When Frye’s departure became public, all the press and the public knew was the cover story about Cal Aware.
It seemed obvious there was something else going on — potentially issues relating to her pension, or that Filner wasn’t letting her do her job — but the official word was simply that she’d moved on to a better opportunity.
In fairness, the local media probably deserves its own Goat of the Week award for not getting a look at the resignation letter until this month.
Nonetheless, it’s not acceptable for the city’s most credible and visible advocate for transparency and open government to lie to the public about why she left her position as director of open government, especially if one of those reasons is that her boss isn’t committed to open government.

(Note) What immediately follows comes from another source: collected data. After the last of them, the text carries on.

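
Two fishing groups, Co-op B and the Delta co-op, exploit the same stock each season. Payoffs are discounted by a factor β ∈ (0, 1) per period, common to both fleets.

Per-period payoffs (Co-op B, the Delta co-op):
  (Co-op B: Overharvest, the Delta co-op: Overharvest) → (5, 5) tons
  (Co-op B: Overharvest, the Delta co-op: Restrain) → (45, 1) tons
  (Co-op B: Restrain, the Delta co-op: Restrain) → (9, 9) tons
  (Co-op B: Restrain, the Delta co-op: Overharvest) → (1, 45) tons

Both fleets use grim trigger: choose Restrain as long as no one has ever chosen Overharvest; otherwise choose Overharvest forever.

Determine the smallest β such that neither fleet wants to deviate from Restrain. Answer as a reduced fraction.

One-period gain from deviating is 45 − 9 = 36. The loss is 9 − 5 = 4 in every subsequent period, with present value 4·β/(1−β).
Deviation is unprofitable when 4·β/(1−β) ≥ 36, i.e. β/(1−β) ≥ 9.
Equivalently β ≥ 36/(36+4) = 9/10.

9/10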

The open government movement — not to mention those who supported Filner because of his campaign promise to install Frye in that role — deserved a public airing of why she was really leaving.
But Frye told me after the radio show that she really left over the harassment allegations – and that’s also why she had to lie about it.
“If it had just been the open government stuff, I’d still be working there, fighting him and trying to make progress,” she said.
She said she crafted the cover story because she told many victims of Filner’s harassment, some of whom still haven’t gone public, that she’d keep quiet.
“It was very uncomfortable for me, because it went against everything I’ve ever been in support of,” she said. “Avoiding the press, coming up with the excuse, it caused a lot of turmoil and great deal of distress on me over those months. And I certainly take full responsibility for that.”
Frye conceded it was fair to point out that she shouldn’t keep information from the press while advocating for greater government transparency, but she said she felt she had no choice.
That means at least one thing I said on the radio was totally wrong.
This has nothing to do with the sexual harassment scandal, I said. This is about Frye lying to the press about why she was leaving Filner’s administration.
For Frye, one had everything to do with the other.